Tweak Your Pitch: Consider adjusting a revenue-focused pitch to a cost-savings pitch. A digital marketing agency, 44 North, has experience generating leads and driving new revenue for window and door companies through online channels. Given recent restrictions on service businesses, in-person quotes were no longer possible and so it quickly developed an automated lead-generation and quoting tool that enabled sales personnel to complete quotes remotely by leveraging Zoom. Not only does this allow its clients to continue business operations safely during this critical time, it also cuts down on overhead by eliminating the cost of travel and in-person quoting—a new best practice that may remain in operation after COVID-19 allows other business practices to return to “as usual” mode.

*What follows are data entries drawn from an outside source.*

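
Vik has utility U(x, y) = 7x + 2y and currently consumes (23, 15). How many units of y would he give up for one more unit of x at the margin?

MRS = 3.5

MU_x = 7, MU_y = 2, so MRS = 7/2 = 3.5 at every bundle.
At (23, 15): MRS = 3.5.
The indifference curve has slope −3.5 at this bundle.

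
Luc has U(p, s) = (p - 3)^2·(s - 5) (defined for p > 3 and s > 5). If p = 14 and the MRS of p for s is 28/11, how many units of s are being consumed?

s = 19

MU_p = 2·(p−3)·(s−5), MU_s = (p−3)^2.
MRS = (2/1)·(s−5)/(p−3).
Substitute p = 14: MRS = (s − 5)/5.5. Setting this equal to 28/11 gives s − 5 = (28/11)·5.5 = 14, so s = 19.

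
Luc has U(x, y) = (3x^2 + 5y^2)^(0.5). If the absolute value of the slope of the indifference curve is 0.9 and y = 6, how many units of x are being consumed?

x = 9

For CES with ρ = 2, MRS = (3/5)·(y/x)^(-1).
Setting (3/5)·(6/x)^(-1) = 0.9 gives (6/x)^(-1) = 1.5, so 6/x = 2/3 and x = 9.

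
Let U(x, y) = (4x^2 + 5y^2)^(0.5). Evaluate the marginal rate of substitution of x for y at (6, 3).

MRS = 1.6

For CES with ρ = 2, MRS = (4/5)·(y/x)^(-1).
At (6, 3): MRS = 1.6.
That is, one extra unit of x is worth 1.6 units of y at the margin.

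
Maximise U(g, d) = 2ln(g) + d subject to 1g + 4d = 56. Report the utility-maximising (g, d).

g* = 8, d* = 12

MU_g = 2/g, MU_d = 1.
MRS = 2/g ÷ 1.
Tangency: set MRS = p_g/p_d = 1/4 = 0.25.
MRS depends only on g: 2/g = 0.25 ⇒ g* = 2/0.25 = 8.
From the budget, 4·d = 56 − 1·8 = 48, so d* = 12.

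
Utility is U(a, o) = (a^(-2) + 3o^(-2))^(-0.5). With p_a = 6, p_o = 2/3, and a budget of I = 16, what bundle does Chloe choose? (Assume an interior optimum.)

a* = 2, o* = 6

For CES with ρ = -2, MRS = (1/3)·(o/a)^3.
Tangency: set MRS = p_a/p_o = 6/(2/3) = 9.
So (o/a)^3 = 27; taking the cube root, o/a = 3, i.e. o = 3·a.
Substitute into the budget 6·a + (2/3)·o = 16: 8·a = 16, so a* = 2 and o* = 3·2 = 6.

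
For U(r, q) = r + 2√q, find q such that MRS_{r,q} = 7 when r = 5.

q = 49

MU_r = 1, MU_q = 2/(2√q).
MRS = 1 ÷ (2/(2√q)).
MRS depends only on q: √q = 7 ⇒ √q = 7 ⇒ q = 49.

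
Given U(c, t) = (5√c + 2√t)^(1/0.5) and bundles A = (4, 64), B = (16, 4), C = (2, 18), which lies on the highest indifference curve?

Evaluate utility at each bundle:
U(A) = 676.000.
U(B) = 576.000.
U(C) = 242.000.
Highest utility is A, so A ≻ B ≻ C.

Bundle A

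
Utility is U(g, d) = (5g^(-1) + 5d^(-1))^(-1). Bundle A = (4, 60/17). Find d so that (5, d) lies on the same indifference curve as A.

d = 3

U depends on (g, d) only through S = 5g^(-1) + 5d^(-1), so equal utility means equal S. At (4, 60/17): S = 8/3.
With g = 5: 5·5^(-1) = 1, so 5d^(-1) = 8/3 − 1 = 5/3, i.e. d^(-1) = 1/3.
Hence d = 1/(1/3) = 3.
Check: U(5, 3) = 0.375.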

Caring Over Content: If you’re selling something that isn’t immediately useful in this challenging time, there is no question that your outreach runs the risk of being greeted as unwelcome—and rightfully so. However, there will be a return to some semblance of normal in the not-so-distant future. Don’t hesitate to reach out, if what you offer can genuinely help with a recovery down the road, with a message like: “I know that the current environment makes it difficult to consider new purchases today, and I’m not expecting you to, but I wanted to reach out to see if you’d be open to having a discussion about a future solution when this calms down?”
Bottom line: If you are in sales, now is a time to be overly generous and make a real effort to understand how to be part of the solution others are seeking, especially the people and businesses that need it most. This won’t just help your company survive, it will position you for future success in our inevitable recovery.